Reading and Recipes

Sunday, March 20, 2005

Recipe

Glut of pears in the supermarket today, so on Managers Special at 49p a kilo :-) And Kent grown to boot so not travelled very far either.

Anyway - was inspired to do some baking.

Orchard Muffins

2 Pears (juicy, medium sized dessert. I used Williams Green)
1 Apple (small, juicy. I used Cox Orange Pippin)
c. 50g margerine (about 2 heaped dessertspoons).
1 cup self raising flour
15g (or 1 Tablespoon) soya flour
1 tsp mixed spice

Peel and grate the Apple and Pears with a fine toothed grater (I used a fine microplane). Place in a bowl with the marg and 'cream' together (you'll end up with most of the margerine mixed in with small lumps of fat). Sift in flour, soya flour and mixed spice. Mix well together.

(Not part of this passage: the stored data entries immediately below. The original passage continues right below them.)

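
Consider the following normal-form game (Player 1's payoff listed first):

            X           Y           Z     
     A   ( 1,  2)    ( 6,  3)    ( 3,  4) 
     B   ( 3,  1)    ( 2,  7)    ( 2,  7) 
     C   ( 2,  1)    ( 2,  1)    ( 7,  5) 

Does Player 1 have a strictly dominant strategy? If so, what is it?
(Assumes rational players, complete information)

No strictly dominant strategy exists for Player 1

Work:
A strategy strictly dominates another if it gives a strictly higher payoff against every opponent action. Compare each pair of P1's strategies column-by-column:
  A vs B: [1 vs 3, 6 vs 2, 3 vs 2] → A does not strictly dominate B (column X: 1 ≤ 3)
  A vs C: [1 vs 2, 6 vs 2, 3 vs 7] → A does not strictly dominate C (column X: 1 ≤ 2)
  B vs A: [3 vs 1, 2 vs 6, 2 vs 3] → B does not strictly dominate A (column Y: 2 ≤ 6)
  B vs C: [3 vs 2, 2 vs 2, 2 vs 7] → B does not strictly dominate C (column Y: 2 ≤ 2)
  C vs A: [2 vs 1, 2 vs 6, 7 vs 3] → C does not strictly dominate A (column Y: 2 ≤ 6)
  C vs B: [2 vs 3, 2 vs 2, 7 vs 2] → C does not strictly dominate B (column X: 2 ≤ 3)
No single strategy strictly dominates all others → no strictly dominant strategy.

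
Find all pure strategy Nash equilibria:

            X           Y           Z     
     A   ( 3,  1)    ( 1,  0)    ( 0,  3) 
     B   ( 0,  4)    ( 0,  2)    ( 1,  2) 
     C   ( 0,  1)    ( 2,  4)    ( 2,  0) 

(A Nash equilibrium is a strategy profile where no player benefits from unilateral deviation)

Nash equilibrium: (C, Y)

Work:
Best responses:
  P1 vs X: payoffs [3, 0, 0] → best response A (payoff 3)
  P1 vs Y: payoffs [1, 0, 2] → best response C (payoff 2)
  P1 vs Z: payoffs [0, 1, 2] → best response C (payoff 2)
  P2 vs A: payoffs [1, 0, 3] → best response Z (payoff 3)
  P2 vs B: payoffs [4, 2, 2] → best response X (payoff 4)
  P2 vs C: payoffs [1, 4, 0] → best response Y (payoff 4)
Mutual best responses: (C,Y) → Nash equilibria.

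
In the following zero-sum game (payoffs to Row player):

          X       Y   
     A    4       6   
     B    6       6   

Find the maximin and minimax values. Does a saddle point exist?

Maximin = 6, Minimax = 6, Saddle: True

Work:
Row minimums: [4, 6] → maximin = 6
Column maximums: [6, 6] → minimax = 6
Saddle point exists! Game value = 6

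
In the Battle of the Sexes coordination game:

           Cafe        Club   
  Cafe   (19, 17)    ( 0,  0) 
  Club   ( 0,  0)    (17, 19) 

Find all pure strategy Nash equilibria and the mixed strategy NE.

Pure NE: (Cafe, Cafe) and (Club, Club); Mixed NE: p = 0.5278, q = 0.4722

Work:
Check pure NE:
(Cafe, Cafe): (19, 17) - no unilateral deviation beneficial
(Club, Club): (17, 19) - no unilateral deviation beneficial
Mixed NE: P1 plays Cafe with p = 0.5278, P2 plays Cafe with q = 0.4722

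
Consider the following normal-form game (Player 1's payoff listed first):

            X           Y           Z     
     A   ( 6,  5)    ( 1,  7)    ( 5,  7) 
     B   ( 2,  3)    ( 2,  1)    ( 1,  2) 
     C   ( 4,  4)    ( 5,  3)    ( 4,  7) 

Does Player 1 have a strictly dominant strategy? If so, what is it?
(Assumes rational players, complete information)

No strictly dominant strategy exists for Player 1

Work:
A strategy strictly dominates another if it gives a strictly higher payoff against every opponent action. Compare each pair of P1's strategies column-by-column:
  A vs B: [6 vs 2, 1 vs 2, 5 vs 1] → A does not strictly dominate B (column Y: 1 ≤ 2)
  A vs C: [6 vs 4, 1 vs 5, 5 vs 4] → A does not strictly dominate C (column Y: 1 ≤ 5)
  B vs A: [2 vs 6, 2 vs 1, 1 vs 5] → B does not strictly dominate A (column X: 2 ≤ 6)
  B vs C: [2 vs 4, 2 vs 5, 1 vs 4] → B does not strictly dominate C (column X: 2 ≤ 4)
  C vs A: [4 vs 6, 5 vs 1, 4 vs 5] → C does not strictly dominate A (column X: 4 ≤ 6)
  C vs B: [4 vs 2, 5 vs 2, 4 vs 1] → C strictly dominates B
No single strategy strictly dominates all others → no strictly dominant strategy.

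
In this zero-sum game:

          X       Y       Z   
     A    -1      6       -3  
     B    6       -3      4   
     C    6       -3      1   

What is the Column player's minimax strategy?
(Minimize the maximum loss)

Column should play Z, value = 4

Work:
Column player minimizes Row's maximum payoff:
Column X: max payoff to Row = 6
Column Y: max payoff to Row = 6
Column Z: max payoff to Row = 4
Minimum is 4, achieved by column Z.
Minimax strategy: Z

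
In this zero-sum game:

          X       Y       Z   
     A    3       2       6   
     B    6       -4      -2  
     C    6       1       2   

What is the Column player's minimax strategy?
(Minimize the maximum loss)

Column should play Y, value = 2

Work:
Column player minimizes Row's maximum payoff:
Column X: max payoff to Row = 6
Column Y: max payoff to Row = 2
Column Z: max payoff to Row = 6
Minimum is 2, achieved by column Y.
Minimax strategy: Y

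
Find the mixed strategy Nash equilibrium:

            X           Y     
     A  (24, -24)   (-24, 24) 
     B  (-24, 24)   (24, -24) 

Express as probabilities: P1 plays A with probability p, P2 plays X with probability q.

p = 0.5, q = 0.5

Work:
Find probabilities that make opponent indifferent:
P2 chooses q to make P1 indifferent between A and B
P1 chooses p to make P2 indifferent between X and Y
Mixed NE: P1 plays (A: 0.5, B: 0.5), P2 plays (X: 0.5, Y: 0.5)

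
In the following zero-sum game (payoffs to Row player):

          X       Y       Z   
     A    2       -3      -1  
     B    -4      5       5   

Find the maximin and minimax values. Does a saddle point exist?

Maximin = -3, Minimax = 2, Saddle: False

Work:
Row minimums: [-3, -4] → maximin = -3
Column maximums: [2, 5, 5] → minimax = 2
No saddle point (maximin ≠ minimax). Mixed strategy needed.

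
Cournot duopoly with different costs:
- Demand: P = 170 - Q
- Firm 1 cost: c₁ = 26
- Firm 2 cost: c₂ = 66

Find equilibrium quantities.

q₁* = 61.33, q₂* = 21.33

Work:
Reaction: q₁ = (170 - 26 - q₂)/2
Reaction: q₂ = (170 - 66 - q₁)/2
Solve simultaneously:
q₁* = (170 - 2×26 + 66)/3 = 61.33
q₂* = (170 - 2×66 + 26)/3 = 21.33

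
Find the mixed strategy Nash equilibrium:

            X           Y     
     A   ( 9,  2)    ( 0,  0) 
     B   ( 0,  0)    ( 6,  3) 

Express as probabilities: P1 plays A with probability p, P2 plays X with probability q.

p = 0.6, q = 0.4

Work:
Find probabilities that make opponent indifferent:
P2 chooses q to make P1 indifferent between A and B
P1 chooses p to make P2 indifferent between X and Y
Mixed NE: P1 plays (A: 0.6, B: 0.4), P2 plays (X: 0.4, Y: 0.6)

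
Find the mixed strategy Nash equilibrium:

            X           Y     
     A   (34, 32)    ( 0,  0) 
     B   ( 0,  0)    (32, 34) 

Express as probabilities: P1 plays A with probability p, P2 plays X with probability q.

p = 0.5152, q = 0.4848

Work:
Find probabilities that make opponent indifferent:
P2 chooses q to make P1 indifferent between A and B
P1 chooses p to make P2 indifferent between X and Y
Mixed NE: P1 plays (A: 0.5152, B: 0.4848), P2 plays (X: 0.4848, Y: 0.5152)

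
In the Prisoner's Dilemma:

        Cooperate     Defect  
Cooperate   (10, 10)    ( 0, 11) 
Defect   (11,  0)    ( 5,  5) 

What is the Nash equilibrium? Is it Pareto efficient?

(Defect, Defect) is NE; not Pareto efficient

Work:
Defect dominates Cooperate for both players:
If P2 cooperates: Defect (11) > Cooperate (10)
If P2 defects: Defect (5) > Cooperate (0)
NE: (Defect, Defect) with payoff (5, 5)
But (Cooperate, Cooperate) = (10, 10) Pareto dominates (5, 5)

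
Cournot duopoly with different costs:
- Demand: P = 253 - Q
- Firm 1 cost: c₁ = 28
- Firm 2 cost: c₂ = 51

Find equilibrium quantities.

q₁* = 82.67, q₂* = 59.67

Work:
Reaction: q₁ = (253 - 28 - q₂)/2
Reaction: q₂ = (253 - 51 - q₁)/2
Solve simultaneously:
q₁* = (253 - 2×28 + 51)/3 = 82.67
q₂* = (253 - 2×51 + 28)/3 = 59.67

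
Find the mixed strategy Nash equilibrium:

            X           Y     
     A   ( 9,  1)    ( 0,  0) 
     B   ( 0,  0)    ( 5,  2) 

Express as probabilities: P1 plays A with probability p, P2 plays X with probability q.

p = 0.6667, q = 0.3571

Work:
Find probabilities that make opponent indifferent:
P2 chooses q to make P1 indifferent between A and B
P1 chooses p to make P2 indifferent between X and Y
Mixed NE: P1 plays (A: 0.6667, B: 0.3333), P2 plays (X: 0.3571, Y: 0.6429)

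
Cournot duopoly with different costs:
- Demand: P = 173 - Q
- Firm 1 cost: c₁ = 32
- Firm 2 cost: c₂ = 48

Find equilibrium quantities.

q₁* = 52.33, q₂* = 36.33

Work:
Reaction: q₁ = (173 - 32 - q₂)/2
Reaction: q₂ = (173 - 48 - q₁)/2
Solve simultaneously:
q₁* = (173 - 2×32 + 48)/3 = 52.33
q₂* = (173 - 2×48 + 32)/3 = 36.33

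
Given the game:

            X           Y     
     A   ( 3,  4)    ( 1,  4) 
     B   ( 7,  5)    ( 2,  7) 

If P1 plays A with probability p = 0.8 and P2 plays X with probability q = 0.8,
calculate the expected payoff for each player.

E[P1] = 3.28, E[P2] = 4.28

Work:
E[P1] = p·q·π₁(A,X) + p·(1-q)·π₁(A,Y) + (1-p)·q·π₁(B,X) + (1-p)·(1-q)·π₁(B,Y)
= 0.8·0.8·3 + 0.8·0.2·1 + 0.2·0.8·7 + 0.2·0.2·2
= 3.28

E[P2] = 4.28 (similar calculation)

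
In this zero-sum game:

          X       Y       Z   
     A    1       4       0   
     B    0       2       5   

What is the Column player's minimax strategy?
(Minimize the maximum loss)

Column should play X, value = 1

Work:
Column player minimizes Row's maximum payoff:
Column X: max payoff to Row = 1
Column Y: max payoff to Row = 4
Column Z: max payoff to Row = 5
Minimum is 1, achieved by column X.
Minimax strategy: X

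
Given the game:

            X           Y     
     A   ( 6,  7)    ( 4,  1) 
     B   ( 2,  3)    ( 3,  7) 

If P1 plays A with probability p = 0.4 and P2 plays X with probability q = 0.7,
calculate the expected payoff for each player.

E[P1] = 3.54, E[P2] = 4.6

Work:
E[P1] = p·q·π₁(A,X) + p·(1-q)·π₁(A,Y) + (1-p)·q·π₁(B,X) + (1-p)·(1-q)·π₁(B,Y)
= 0.4·0.7·6 + 0.4·0.3·4 + 0.6·0.7·2 + 0.6·0.3·3
= 3.54

E[P2] = 4.6 (similar calculation)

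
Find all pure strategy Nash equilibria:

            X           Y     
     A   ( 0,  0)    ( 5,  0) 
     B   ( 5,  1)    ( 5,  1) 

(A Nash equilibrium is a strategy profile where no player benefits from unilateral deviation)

Nash equilibrium: (A, Y), (B, X), (B, Y)

Work:
Best responses:
  P1 vs X: payoffs [0, 5] → best response B (payoff 5)
  P1 vs Y: payoffs [5, 5] → best response A/B (payoff 5)
  P2 vs A: payoffs [0, 0] → best response X/Y (payoff 0)
  P2 vs B: payoffs [1, 1] → best response X/Y (payoff 1)
Mutual best responses: (A,Y), (B,X), (B,Y) → Nash equilibria.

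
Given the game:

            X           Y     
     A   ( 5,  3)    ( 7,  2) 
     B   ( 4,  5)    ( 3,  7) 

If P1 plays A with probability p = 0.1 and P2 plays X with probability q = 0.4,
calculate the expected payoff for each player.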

Spoon into paper cases set in a tin. Will fill 12 cup cake cases, or 9 muffin cases. Bake at 170 degrees Celcius for 20 mins and leave to stand in tin (out of oven) for 5 mins before removing to cool.

Friday, March 18, 2005

Recipe

This was yesterdays pair of culinary offerings. I used the leftovers from both meals, plus a handfull of soya mince to form lunch today as well. Both these recipes will serve 4 with a left over portion or two, which will freeze or refridgerate well.

Winter Soup

1/2 swede
4 smallish onions
1 carrot
1 400g ish can chick peas, rinsed
1 400g ish can butter beans,rinsed
about 500ml water, but add to desired consistency.

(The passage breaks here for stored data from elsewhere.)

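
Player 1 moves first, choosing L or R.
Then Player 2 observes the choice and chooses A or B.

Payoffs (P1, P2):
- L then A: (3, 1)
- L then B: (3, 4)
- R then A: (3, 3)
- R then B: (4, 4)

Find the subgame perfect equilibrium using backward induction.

P1 plays R, P2 plays B after L and B after R; Payoff (4, 4)

Work:
Backward induction:
After L: P2 chooses B → P1 gets 3
After R: P2 chooses B → P1 gets 4
P1 chooses R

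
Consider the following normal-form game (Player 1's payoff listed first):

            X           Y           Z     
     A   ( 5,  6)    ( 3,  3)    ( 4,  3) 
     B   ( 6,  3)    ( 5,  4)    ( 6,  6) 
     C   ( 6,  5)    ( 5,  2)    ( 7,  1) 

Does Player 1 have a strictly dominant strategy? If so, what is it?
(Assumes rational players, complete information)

No strictly dominant strategy exists for Player 1

Work:
A strategy strictly dominates another if it gives a strictly higher payoff against every opponent action. Compare each pair of P1's strategies column-by-column:
  A vs B: [5 vs 6, 3 vs 5, 4 vs 6] → A does not strictly dominate B (column X: 5 ≤ 6)
  A vs C: [5 vs 6, 3 vs 5, 4 vs 7] → A does not strictly dominate C (column X: 5 ≤ 6)
  B vs A: [6 vs 5, 5 vs 3, 6 vs 4] → B strictly dominates A
  B vs C: [6 vs 6, 5 vs 5, 6 vs 7] → B does not strictly dominate C (column X: 6 ≤ 6)
  C vs A: [6 vs 5, 5 vs 3, 7 vs 4] → C strictly dominates A
  C vs B: [6 vs 6, 5 vs 5, 7 vs 6] → C does not strictly dominate B (column X: 6 ≤ 6)
No single strategy strictly dominates all others → no strictly dominant strategy.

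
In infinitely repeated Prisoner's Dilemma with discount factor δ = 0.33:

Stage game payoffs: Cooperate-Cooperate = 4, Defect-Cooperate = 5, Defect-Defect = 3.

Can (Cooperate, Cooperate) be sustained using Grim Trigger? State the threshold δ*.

δ* = 0.5; since δ = 0.33 < 0.5, cooperation cannot be sustained

Work:
For Grim Trigger:
Cooperate forever: 4/(1-δ)
Defect then punished: 5 + 3·δ/(1-δ)
Need: 4/(1-δ) ≥ 5 + 3·δ/(1-δ)
Solving: δ ≥ (T-R)/(T-P) = (5-4)/(5-3) = 0.5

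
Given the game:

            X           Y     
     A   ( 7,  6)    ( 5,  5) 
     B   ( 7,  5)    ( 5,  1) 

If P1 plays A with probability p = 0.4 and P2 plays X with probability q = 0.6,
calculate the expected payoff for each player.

E[P1] = 6.2, E[P2] = 4.28

Work:
E[P1] = p·q·π₁(A,X) + p·(1-q)·π₁(A,Y) + (1-p)·q·π₁(B,X) + (1-p)·(1-q)·π₁(B,Y)
= 0.4·0.6·7 + 0.4·0.4·5 + 0.6·0.6·7 + 0.6·0.4·5
= 6.2

E[P2] = 4.28 (similar calculation)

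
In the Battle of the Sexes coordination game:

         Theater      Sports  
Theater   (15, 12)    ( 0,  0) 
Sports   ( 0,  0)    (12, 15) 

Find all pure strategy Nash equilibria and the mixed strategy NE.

Pure NE: (Theater, Theater) and (Sports, Sports); Mixed NE: p = 0.5556, q = 0.4444

Work:
Check pure NE:
(Theater, Theater): (15, 12) - no unilateral deviation beneficial
(Sports, Sports): (12, 15) - no unilateral deviation beneficial
Mixed NE: P1 plays Theater with p = 0.5556, P2 plays Theater with q = 0.4444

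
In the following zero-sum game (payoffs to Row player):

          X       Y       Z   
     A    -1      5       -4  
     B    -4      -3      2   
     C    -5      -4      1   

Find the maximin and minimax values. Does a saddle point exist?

Maximin = -4, Minimax = -1, Saddle: False

Work:
Row minimums: [-4, -4, -5] → maximin = -4
Column maximums: [-1, 5, 2] → minimax = -1
No saddle point (maximin ≠ minimax). Mixed strategy needed.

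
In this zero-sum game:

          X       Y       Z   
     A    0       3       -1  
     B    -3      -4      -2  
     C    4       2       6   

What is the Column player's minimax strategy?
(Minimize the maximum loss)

Column should play Y, value = 3

Work:
Column player minimizes Row's maximum payoff:
Column X: max payoff to Row = 4
Column Y: max payoff to Row = 3
Column Z: max payoff to Row = 6
Minimum is 3, achieved by column Y.
Minimax strategy: Y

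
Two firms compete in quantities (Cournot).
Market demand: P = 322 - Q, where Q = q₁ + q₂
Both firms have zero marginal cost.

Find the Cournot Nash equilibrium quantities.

q₁* = q₂* = 107.33; P* = 107.33

Work:
Profit: π_i = P·q_i = (a - q_i - q_j)·q_i
FOC: ∂π_i/∂q_i = a - 2q_i - q_j = 0
Reaction function: q_i = (322 - q_j)/2
Symmetry: q* = 322/3 = 107.33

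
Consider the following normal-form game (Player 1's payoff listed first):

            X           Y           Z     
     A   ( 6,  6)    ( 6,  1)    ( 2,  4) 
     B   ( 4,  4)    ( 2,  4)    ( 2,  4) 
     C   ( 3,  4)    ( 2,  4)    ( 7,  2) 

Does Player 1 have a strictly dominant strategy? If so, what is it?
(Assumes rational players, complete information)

No strictly dominant strategy exists for Player 1

Work:
A strategy strictly dominates another if it gives a strictly higher payoff against every opponent action. Compare each pair of P1's strategies column-by-column:
  A vs B: [6 vs 4, 6 vs 2, 2 vs 2] → A does not strictly dominate B (column Z: 2 ≤ 2)
  A vs C: [6 vs 3, 6 vs 2, 2 vs 7] → A does not strictly dominate C (column Z: 2 ≤ 7)
  B vs A: [4 vs 6, 2 vs 6, 2 vs 2] → B does not strictly dominate A (column X: 4 ≤ 6)
  B vs C: [4 vs 3, 2 vs 2, 2 vs 7] → B does not strictly dominate C (column Y: 2 ≤ 2)
  C vs A: [3 vs 6, 2 vs 6, 7 vs 2] → C does not strictly dominate A (column X: 3 ≤ 6)
  C vs B: [3 vs 4, 2 vs 2, 7 vs 2] → C does not strictly dominate B (column X: 3 ≤ 4)
No single strategy strictly dominates all others → no strictly dominant strategy.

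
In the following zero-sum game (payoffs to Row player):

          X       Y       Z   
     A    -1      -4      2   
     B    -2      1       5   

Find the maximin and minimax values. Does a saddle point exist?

Maximin = -2, Minimax = -1, Saddle: False

Work:
Row minimums: [-4, -2] → maximin = -2
Column maximums: [-1, 1, 5] → minimax = -1
No saddle point (maximin ≠ minimax). Mixed strategy needed.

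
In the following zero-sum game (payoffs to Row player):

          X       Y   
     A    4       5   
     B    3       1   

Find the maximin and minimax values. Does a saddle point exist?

Maximin = 4, Minimax = 4, Saddle: True

Work:
Row minimums: [4, 1] → maximin = 4
Column maximums: [4, 5] → minimax = 4
Saddle point exists! Game value = 4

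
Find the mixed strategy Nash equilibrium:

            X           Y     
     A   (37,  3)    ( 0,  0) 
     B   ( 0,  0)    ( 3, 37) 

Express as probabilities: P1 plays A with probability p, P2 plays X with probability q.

p = 0.925, q = 0.075

Work:
Find probabilities that make opponent indifferent:
P2 chooses q to make P1 indifferent between A and B
P1 chooses p to make P2 indifferent between X and Y
Mixed NE: P1 plays (A: 0.925, B: 0.075), P2 plays (X: 0.075, Y: 0.925)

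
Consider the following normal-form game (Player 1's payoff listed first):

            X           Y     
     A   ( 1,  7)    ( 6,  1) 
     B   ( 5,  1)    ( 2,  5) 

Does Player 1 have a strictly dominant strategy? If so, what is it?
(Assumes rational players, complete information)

No strictly dominant strategy exists for Player 1

Work:
A strategy strictly dominates another if it gives a strictly higher payoff against every opponent action. Compare each pair of P1's strategies column-by-column:
  A vs B: [1 vs 5, 6 vs 2] → A does not strictly dominate B (column X: 1 ≤ 5)
  B vs A: [5 vs 1, 2 vs 6] → B does not strictly dominate A (column Y: 2 ≤ 6)
No single strategy strictly dominates all others → no strictly dominant strategy.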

Slice and fry onions for 5 mins then add chopped carrot. Cut swede into 1cm ish pieces and fry through. Pour in around 500ml water and cover, leave to simmer until swede cooked. Add beans and chick peas, and any more water if ness to prevent sticking. Heat through.

I served this with rosemary bread, which we had bought this past weekend at the Mansion Market (see www.michaelhall.co.uk for details).


'Old' mushroom stew.

Remains of a large punnet of mushrooms (was around 400g)
4 smallish onions
1 large sweet potato
1 400g can red kidney beans (buy the budget ones without salt unless you are cooking your own, in which case reserve around 100ml cooking water)

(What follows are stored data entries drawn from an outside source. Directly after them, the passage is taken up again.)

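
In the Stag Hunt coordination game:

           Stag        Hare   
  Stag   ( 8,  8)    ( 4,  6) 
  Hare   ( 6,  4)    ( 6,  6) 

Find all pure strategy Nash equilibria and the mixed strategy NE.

Pure NE: (Stag, Stag) and (Hare, Hare); Mixed NE: p = 0.5, q = 0.5

Work:
Check pure NE:
(Stag, Stag): (8, 8) - no unilateral deviation beneficial
(Hare, Hare): (6, 6) - no unilateral deviation beneficial
Mixed NE: P1 plays Stag with p = 0.5, P2 plays Stag with q = 0.5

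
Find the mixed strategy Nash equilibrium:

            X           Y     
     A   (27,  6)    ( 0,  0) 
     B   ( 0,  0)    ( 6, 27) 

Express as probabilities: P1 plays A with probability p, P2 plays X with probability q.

p = 0.8182, q = 0.1818

Work:
Find probabilities that make opponent indifferent:
P2 chooses q to make P1 indifferent between A and B
P1 chooses p to make P2 indifferent between X and Y
Mixed NE: P1 plays (A: 0.8182, B: 0.1818), P2 plays (X: 0.1818, Y: 0.8182)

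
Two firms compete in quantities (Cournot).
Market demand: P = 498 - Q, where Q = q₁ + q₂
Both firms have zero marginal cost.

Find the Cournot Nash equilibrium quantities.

q₁* = q₂* = 166.0; P* = 166.0

Work:
Profit: π_i = P·q_i = (a - q_i - q_j)·q_i
FOC: ∂π_i/∂q_i = a - 2q_i - q_j = 0
Reaction function: q_i = (498 - q_j)/2
Symmetry: q* = 498/3 = 166.0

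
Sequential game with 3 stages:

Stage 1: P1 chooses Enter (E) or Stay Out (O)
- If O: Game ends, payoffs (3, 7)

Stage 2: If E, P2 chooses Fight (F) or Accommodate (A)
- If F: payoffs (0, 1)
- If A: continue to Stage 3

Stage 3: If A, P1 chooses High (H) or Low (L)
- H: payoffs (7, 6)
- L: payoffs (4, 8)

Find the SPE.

SPE: (E, A, H); Outcome (7, 6)

Work:
Stage 3: P1 chooses H (7 vs 4)
Stage 2: P2: F->1, A->6 (anticipating H). Choose A
Stage 1: P1: O->3, E->7 (anticipating A, H). Choose E
SPE path: E -> A -> H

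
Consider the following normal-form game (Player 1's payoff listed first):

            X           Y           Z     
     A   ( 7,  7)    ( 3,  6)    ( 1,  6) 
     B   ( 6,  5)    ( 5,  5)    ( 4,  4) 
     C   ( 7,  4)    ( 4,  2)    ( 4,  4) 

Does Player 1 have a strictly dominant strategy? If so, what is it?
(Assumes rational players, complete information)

No strictly dominant strategy exists for Player 1

Work:
A strategy strictly dominates another if it gives a strictly higher payoff against every opponent action. Compare each pair of P1's strategies column-by-column:
  A vs B: [7 vs 6, 3 vs 5, 1 vs 4] → A does not strictly dominate B (column Y: 3 ≤ 5)
  A vs C: [7 vs 7, 3 vs 4, 1 vs 4] → A does not strictly dominate C (column X: 7 ≤ 7)
  B vs A: [6 vs 7, 5 vs 3, 4 vs 1] → B does not strictly dominate A (column X: 6 ≤ 7)
  B vs C: [6 vs 7, 5 vs 4, 4 vs 4] → B does not strictly dominate C (column X: 6 ≤ 7)
  C vs A: [7 vs 7, 4 vs 3, 4 vs 1] → C does not strictly dominate A (column X: 7 ≤ 7)
  C vs B: [7 vs 6, 4 vs 5, 4 vs 4] → C does not strictly dominate B (column Y: 4 ≤ 5)
No single strategy strictly dominates all others → no strictly dominant strategy.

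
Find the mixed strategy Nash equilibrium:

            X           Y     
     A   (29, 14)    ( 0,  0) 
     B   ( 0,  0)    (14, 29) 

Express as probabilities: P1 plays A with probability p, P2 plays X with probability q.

p = 0.6744, q = 0.3256

Work:
Find probabilities that make opponent indifferent:
P2 chooses q to make P1 indifferent between A and B
P1 chooses p to make P2 indifferent between X and Y
Mixed NE: P1 plays (A: 0.6744, B: 0.3256), P2 plays (X: 0.3256, Y: 0.6744)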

Finely chop the onions, fry off. Then finely cut the sweetpotato. (I used a peeler to get thin slices then chopped them accross. It really helps to get this veg fine as it then melts down somewhat in the cooking process). Add to the pan and stir through and add water to cover. Cook for around 15 mins, then add the red kidney beans (inc. the water in the can, assuming no salt used, or the reserved cooking water). Cover and leave to simmer as you chop up the mushrooms. Add these as you go along say, 4/5 mushrooms worth at a time. Once al the mushrooms are in stir well and cover, cook for a further 10 mins (or until you are happy with the consistency) then *leaving the lid on* turn off the heat and leave to stand for around 30min, or until you are ready to eat.

We served this over long grain brown rice. Allow around a handful per person and a little more and just cook it. In a pan this will take about 30 mins, I do it in a rice cooker and it takes a little less.


:-)

Reading

Hello.

Busy week so keeping it brief (remind me of this when the post exceeds a thousand words, lol).

New issue of The Vegan arrived. If you don't know what it is - its the membership magazine of the Vegan Society . Food for thought, anyway.

Also spent a happy half hour this afternoon on www.parsleysoup.co.uk I went searching (via google) for a vegan bread and butter recipe to use up a half loaf of nice bread that no one seems to be eating. Well, we do seem to be on a rice kick this last 10 days so... (more of that under recipes).

There are some fantastic recipes there and it has themes built in and all sorts. Think that some use may be made of it by us over Easter.

Anyway - off to do a recipe entry now :-) (hey, I managed to be brief!!!)

Saturday, March 05, 2005

Reading

New Waldorf books arrived by GPS. Came nearly a week ago, but have only had the most cursory of inspections.

Feel a bit ashamed admitting that...

Other reading - well I found a lovely new blog to look at

ReKal

Has inspired me to take DD1 to the charity shops in search of wool for her projects. We bought 4 big jumpers for a pound each in Oxfam yesterday. That should keep her in knitting wool for a while, lol.

Reading though - one of my favourite 'sites is Knitty (www.knitty.com). One day I may even get around to making one or two of the things on there. Need to practise more with the knitting first.

Books - well I've reread Wives of Bath again. Formulaic 'chick lit' but Ok for getting your head down with.

Spent a large chunk of Thursday am at the local childrens library - came out with several interesting books including lots of farm stories to feed into DD1's next main lesson theme. Also bought a copy of The Widows Broom by Chris Van Allsburg from the ex-catalogue shelf. The illustrations are wonderful and a heartwarming story to boot.

Off until tomorrow - or there abouts.